Both the DXY and broader Bloomberg DXY 0.5% lower, in part due to the Powell speech; CNY strength and USD weakness combined to help boost the NZD; AUD was the best performing currency

By Nick Smyth

In currencies, the USD was weaker across the board, with both the DXY and broader Bloomberg DXY 0.5% lower, in part due to the Powell speech.  The USD indices remain within the ranges that have been in place since May.  Earlier in the session, the PBOC announced that it had re-introduced the countercyclical factor for calculating the daily CNY fix, a tool the central bank uses for dampening currency volatility, which sparked a sharp 1% appreciation in the CNY and corresponding weakness in the USD.   Analysts interpreted the PBOC’s move as another sign that the central bank was uncomfortable with further currency weakness and would take steps to defend the psychologically important 7.0 level on USD/CNY. 

The PBOC’s move came after the low-level US-China trade talks concluded without any signs of meaningful progress, and it seems unlikely to stop President Trump imposing tariffs on a further $200b of Chinese imports after public consultation ends on September 5th.  On NAFTA, US and Mexican bilateral negotiations were extended into the weekend, with the FT reporting that the two sides were near a breakthrough, although there has been no official announcement as yet. 

The CNY strength and Powell-induced USD weakness combined to help boost the NZD, which was up 0.5% to close the week at 0.6690.  Higher commodity prices (copper +2%, oil +1.5%) and a further improvement in risk appetite provided further tailwinds for the NZD and other commodity currencies.  Earlier on Friday morning, RBNZ Governor Adrian Orr gave an interview with Bloomberg in which he reiterated that the RBNZ was in no rush to raise rates and said that the biggest challenge the central bank faced was raising inflation.  When pressed by the interviewer what could trigger a near-term rate cut, Orr said a decline in business confidence leading to a fall in output, although he added that he thought that was low probability and things were reasonably balanced right now.  On the currency, Orr described the NZD as “accommodative” and seemed encouraged that further divergence between the OCR and rates elsewhere should keep pushing down on the NZD, in turn lending support to the economy.  There was a brief dip down in the NZD from 0.6640 to 0.6620 on Orr’s comments, which turned out to be the lows of the day, but the reaction didn’t last long.  NZ swap rates were around 1bp lower between 5 to 10 years.

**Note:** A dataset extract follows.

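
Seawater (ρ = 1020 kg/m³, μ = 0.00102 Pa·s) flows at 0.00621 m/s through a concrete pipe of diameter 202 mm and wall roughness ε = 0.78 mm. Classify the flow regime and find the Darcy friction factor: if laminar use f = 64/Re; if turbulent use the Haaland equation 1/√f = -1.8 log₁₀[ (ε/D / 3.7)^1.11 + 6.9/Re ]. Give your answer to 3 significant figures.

f ≈ 0.0510

Re = ρVD/μ = 1020·0.00621·0.202/0.00102 = 1254.
Re < 2300 → laminar, so f = 64/Re = 0.05102 (roughness is irrelevant in laminar flow).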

The AUD was the best performing currency on Friday, over 1% higher to 0.7325, after Treasurer Scott Morrison was elected leader of the Liberal party after several days of turmoil.  Morrison will replace Malcolm Turnbull as Prime Minister.  The move higher in the AUD, coming after several days underperformance, likely reflected the market’s view that Morrison is less likely to make radical policy shifts than fellow leadership contender Peter Dutton. At the margin, Morrison is also likely to be perceived as less likely to lose the next election, which must be held by mid-May next year, although Labor will likely be revealed to be comfortably ahead in the polls when voters are next surveyed. The NZD/AUD eased back from its highs of 0.9160 to 0.9120 after the leadership results came in but has recovered somewhat to 0.9130.  The cross remains firmly mid-range, having fully erased the losses sustained in the wake of last month’s RBNZ MPS. 

It’s a reasonably quiet week data-wise ahead.  Locally, the ANZ business survey will be the highlight when it is released on Thursday.  The official Chinese PMIs are released on Friday.